Le trouble de la personnalité schizotypique est une affection caractérisée par une anxiété sociale sévère, des croyances ou comportements non conventionnels et des difficultés à établir et maintenir des relations proches.
Les personnes concernées présentent souvent un comportement excentrique, des modes de pensée inhabituels et peuvent vivre des distorsions perceptuelles, bien que moins intenses que celles observées dans la schizophrénie.
Evelyn Chong / Pexels
Déficits sociaux et interpersonnels
Les personnes avec ce trouble éprouvent un inconfort important dans les situations sociales et ont du mal à créer des relations étroites.
Elles se sentent souvent anxieuses en présence d’autrui, particulièrement d’inconnus, et peuvent préférer l’isolement social.
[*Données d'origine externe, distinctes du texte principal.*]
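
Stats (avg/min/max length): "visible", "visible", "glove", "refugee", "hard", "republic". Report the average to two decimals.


Lengths: "visible"=7, "visible"=7, "glove"=5, "refugee"=7, "hard"=4, "republic"=8
Sum = 38, Count = 6
Average = 38/6 = 6.33
= avg=6.33, min=4, max=8


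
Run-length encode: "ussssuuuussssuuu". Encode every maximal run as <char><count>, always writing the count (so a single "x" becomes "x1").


String: "ussssuuuussssuuu"
Scanning for consecutive runs:
  'u' x 1
  's' x 4
  'u' x 4
  's' x 4
  'u' x 3
RLE = "u1s4u4s4u3"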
Comportement étrange ou excentrique
Ces personnes peuvent présenter des manières d’être, des modes de parole ou des comportements jugés atypiques ou étranges.
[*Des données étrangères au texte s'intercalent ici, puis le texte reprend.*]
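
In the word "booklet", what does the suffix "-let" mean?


Suffix: -let
Example: booklet = book + -let
Meaning = small


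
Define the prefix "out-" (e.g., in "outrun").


Prefix: out-
As in: outrun -> out- + run
Meaning = surpass


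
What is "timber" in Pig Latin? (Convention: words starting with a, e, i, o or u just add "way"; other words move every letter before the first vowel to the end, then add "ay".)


Word: "timber"
Starts with consonant(s) → move to end, add 'ay'
Consonant cluster: "t"
Pig Latin = "imbertay"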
Leur apparence ou leurs choix vestimentaires peuvent sembler non conventionnels ou excentriques.
Croyances inhabituelles ou pensée magique
Elles peuvent adopter des croyances considérées comme étranges ou superstitieuses, telles que la télépathie, la clairvoyance ou des pouvoirs particuliers.
Ces croyances influencent souvent leur comportement et leurs interactions.
Distorsions perceptuelles
Les personnes concernées peuvent ressentir la présence de quelque chose qui n’existe pas ou attribuer une signification personnelle exagérée à certains événements.
Ces expériences restent moins intenses que les hallucinations ou délires observés dans la schizophrénie.
Pensée et discours inhabituels
Leur discours peut être vague, métaphorique ou excessivement élaboré, rendant la communication difficile.
Elles peuvent passer d’un sujet à l’autre, ce qui rend la conversation confuse.
Suspicion ou idéation paranoïde
Une tendance marquée à la méfiance envers les intentions des autres peut mener à des pensées paranoïdes ou à la conviction que les autres cherchent à leur nuire.
Cela contribue souvent à l’isolement social.
Affect inapproprié ou restreint
Les réponses émotionnelles peuvent être réduites ou inadaptées. Elles peuvent sembler peu réactives à des situations normalement chargées émotionnellement.
L’expression émotionnelle peut paraître plate ou limitée.
Anxiété sociale
Une anxiété sociale intense, qui ne diminue pas même avec la familiarité, est fréquente. Elle est liée davantage à des craintes paranoïdes qu’à de l’autocritique.
Les interactions sociales peuvent être évitées ou vécues avec un fort inconfort.
La cause exacte n’est pas pleinement comprise, mais une combinaison de facteurs génétiques, biologiques et environnementaux serait impliquée. Le trouble apparaît plus souvent chez les personnes ayant des antécédents familiaux de schizophrénie ou d’autres troubles psychotiques. Les expériences traumatiques ou la négligence durant l’enfance jouent également un rôle.
Psychothérapie :
TCC — aide à remettre en question et modifier les pensées distordues, tout en améliorant les compétences sociales et en réduisant l’anxiété.
Thérapie de soutien — permet d’instaurer la confiance et d’explorer en sécurité les pensées et émotions. Une thérapie à long terme peut améliorer le fonctionnement interpersonnel.
Médicaments : bien qu’aucun traitement spécifique n’existe pour ce trouble, les antipsychotiques peuvent aider à gérer les symptômes sévères, notamment en cas de caractéristiques psychotiques. Les antidépresseurs ou anxiolytiques peuvent être prescrits pour des troubles associés.
Entraînement aux habiletés sociales : ce type d’entraînement peut aider à améliorer les interactions sociales.
La thérapie de groupe peut être utile, selon le niveau d’anxiété sociale.